As expected, the Fed voted 9-1 to keep rates unchanged at 0.25%-0.5% in their meeting Wednesday, preferring to continue their wait-and-see approach with regard to domestic economic growth and the outlook for inflation. The UK’s surprise decision to leave the EU roiled global markets and set the expectation among economists and market participants that there would be no rate increase until December, at the earliest.

However, the equity market recovery from the Brexit shock has been remarkably swift, with US markets setting new 2016 highs just 9 days after the voting results were announced. Coupled with upbeat housing, labor, and consumer purchasing data, that recovery had the Fed more optimistic in their messaging than many people expected.
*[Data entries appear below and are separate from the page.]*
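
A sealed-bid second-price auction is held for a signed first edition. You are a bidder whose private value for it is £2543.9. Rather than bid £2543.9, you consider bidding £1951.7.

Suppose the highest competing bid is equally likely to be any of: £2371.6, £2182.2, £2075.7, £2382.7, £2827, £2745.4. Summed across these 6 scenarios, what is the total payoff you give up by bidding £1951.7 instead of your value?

The deviation costs you only when the competing bid falls strictly between £1951.7 and £2543.9; elsewhere both bids give the same outcome.
£2371.6: truthful payoff £172.3, deviation payoff £0 → loss £172.3.
£2182.2: truthful payoff £361.7, deviation payoff £0 → loss £361.7.
£2075.7: truthful payoff £468.2, deviation payoff £0 → loss £468.2.
£2382.7: truthful payoff £161.2, deviation payoff £0 → loss £161.2.
£2827: outcomes coincide → loss £0.
£2745.4: outcomes coincide → loss £0.
Total loss = £172.3 + £361.7 + £468.2 + £161.2 = £1163.4.

£1163.4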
Pundits were quick to point out that the statement “Near-term risks to the economic outlook have diminished” hinted at a rate hike remaining possible in 2016, as long as there were no further shocks to the system.

Regardless of what the Fed decides to do this year, the fact is that rates remain far below historical averages, and few quarter-point hikes are not likely to have a large impact. For comparison, in 1980 the Fed caused rates to fluctuate between 8.5% and 20%, over a single year! Against that backdrop, the current hand-wringing over a possible quarter-point hike seems a bit overblown.